Dans cette vidéo, plongez dans les significations profondes de cette période cruciale de l’année liturgique, où nous commémorons les événements centraux de la foi chrétienne. De la célébration de l’entrée triomphale de Jésus à Jérusalem à la nuit du Jeudi Saint, suivez le récit biblique et découvrez comment ces moments nous invitent à la réflexion, à la prière et à la contemplation.
Qu’est-ce que la Semaine sainte ?
La Semaine sainte est l’une des périodes les plus fortes de l’année liturgique chrétienne. Elle fait mémoire de la Passion du Christ et de sa résurrection. En quelques jours, elle traverse les événements centraux de la foi chrétienne : l’entrée de Jésus à Jérusalem, son dernier repas avec ses disciples, son arrestation, sa condamnation, sa crucifixion, le silence du tombeau, puis l’annonce de la résurrection.
Dans cette présentation, la pasteure Helena Vicario rappelle combien cette semaine est marquée par des étapes décisives, à la fois spirituelles, symboliques et profondément humaines.
Le dimanche des Rameaux : l’entrée du roi
La Semaine sainte commence avec le dimanche des Rameaux. Jésus entre à Jérusalem, accueilli par la foule comme un roi. La scène est saisissante, et déjà paradoxale : celui qui est acclamé en triomphe sera bientôt rejeté.
La foule étend des vêtements sur son passage alors qu’il entre monté sur un âne. Ce geste, souligne la pasteure, peut être compris comme une manière de déposer son identité au pied de Jésus, de reconnaître en lui une autorité singulière.
Le Jeudi saint : le dernier repas et le service
Quelques jours plus tard vient le Jeudi saint. Jésus sait qu’il va être arrêté. Pourtant, au lieu de parler de peur ou de désespoir, il choisit de partager un dernier repas avec ses amis et de leur parler d’amour, d’espérance et du Royaume de Dieu.
Ce soir-là, il accomplit aussi le geste du lavement des pieds. Par ce geste, il se présente comme serviteur et invite ses disciples à marcher à sa suite dans la joie du service.
Du procès à la croix : l’innocent condamné
Entre le jeudi et le vendredi se déploie ensuite le temps du procès. Jésus, innocent, est condamné. Il ne cherche presque pas à se défendre, comme s’il savait que tout est déjà joué.
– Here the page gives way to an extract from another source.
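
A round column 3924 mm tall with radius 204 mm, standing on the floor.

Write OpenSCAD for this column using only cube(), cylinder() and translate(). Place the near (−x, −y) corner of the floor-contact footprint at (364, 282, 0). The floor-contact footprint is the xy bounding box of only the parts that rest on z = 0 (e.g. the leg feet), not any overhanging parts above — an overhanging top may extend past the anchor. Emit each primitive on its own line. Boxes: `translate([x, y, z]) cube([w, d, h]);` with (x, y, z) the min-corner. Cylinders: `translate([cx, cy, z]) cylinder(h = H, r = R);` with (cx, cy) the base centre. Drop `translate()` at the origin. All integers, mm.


translate([568, 486, 0]) cylinder(h = 3924, r = 204);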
La pasteure évoque ici la figure du serviteur souffrant annoncée par le prophète Ésaïe : Jésus avance en silence vers sa condamnation. Puis vient l’horreur de la crucifixion. Jésus meurt abandonné par les siens, même si l’Évangile de Jean mentionne la présence de Jean et de Marie au pied de la croix.
Il traverse alors la trahison, l’abandon et jusqu’au silence de Dieu. Une épreuve extrême, qu’il vit aussi, dit Helena Vicario, pour pouvoir rejoindre chacun dans ses propres nuits.
Le Samedi saint : le temps du silence
Après le drame du vendredi, il y a le samedi, jour du silence. Un jour suspendu, marqué par l’absence, l’attente et l’incertitude.
Ce silence fait écho à une expérience profondément humaine : celle du silence de Dieu dans nos vies, lorsque tout semble obscur, vide ou incompréhensible.
Pâques : croire que l’amour est plus fort que la mort
Puis vient enfin Pâques, l’aboutissement de la Semaine sainte : la résurrection.
Les Évangiles ne décrivent pas comment elle se produit. Ils montrent simplement les disciples devant un tombeau vide, confrontés à une question essentielle : faut-il croire que l’amour est plus fort que la mort ?
C’est sur cette interrogation décisive que s’ouvre la foi pascale. Et c’est aussi l’invitation lancée ici par la pasteure Helena Vicario : croire, à son tour, que la vie, l’amour et l’espérance ont le dernier mot.